Composers Sir Hubert Parry, George Butterworth, John Taverner, William Walton and Andrew Lloyd-Webber have all been involved with the university.
Economists Adam Smith, Alfred Marshall, E. F. Schumacher and Amartya Sen, and philosophers, John Locke, Thomas Hobbes and Jeremy Bentham, have also spent time at Oxford.
The long list of writers associated with Oxford includes John Fowles, Theodor Geisel, Thomas Middleton, Samuel Johnson, Robert Graves, Evelyn Waugh, Lewis Carroll, Aldous Huxley, Oscar Wilde, C. S. Lewis, J. R. R. Tolkien, Graham Greene, V.S.Naipaul, Phillip Pullman, Joseph Heller, Vikram Seth, the poets Percy Bysshe Shelley, John Donne, A. E. Housman, W. H. Auden, T. S. Eliot, Wendy Perriam and Philip Larkin.
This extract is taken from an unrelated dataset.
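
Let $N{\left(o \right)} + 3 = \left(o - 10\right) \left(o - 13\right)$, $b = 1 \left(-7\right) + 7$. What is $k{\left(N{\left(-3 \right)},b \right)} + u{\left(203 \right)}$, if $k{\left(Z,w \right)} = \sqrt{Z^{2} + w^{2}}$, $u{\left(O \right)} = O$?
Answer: $408$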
Seven poets laureate (Thomas Warton, Henry James Pye, Robert Southey, Robert Bridges, Cecil Day-Lewis, Sir John Betjeman, and Andrew Motion) also have connections with the university.
Actors Hugh Grant, Kate Beckinsale, Dudley Moore, Michael Palin, and Terry Jones were undergraduates at Oxford, as were Oscar-winner Florian Henckel von Donnersmarck and film-makers Ken Loach and Richard Curtis.
The university has also produced at least 12 saints and 20 Archbishops of Canterbury, including the current incumbent, Rowan Williams (who studied at Wadham College and later became a Canon Professor at Christ Church). John Wesley, the founder of Methodism, studied at Christ Church and was elected a fellow of Lincoln College. Another religious figure was Mirza Nasir Ahmad, the third Caliph of the Ahmadiyya Muslim Community and Shoghi Effendi, one of the appointed leaders of the Baha'i faith.
Other illustrious Oxford students include British Army officer T. E. Lawrence (Jesus College), explorer Sir Walter Raleigh (who attended Oriel College but left without taking a degree) and Australian media mogul Rupert Murdoch (Worcester College).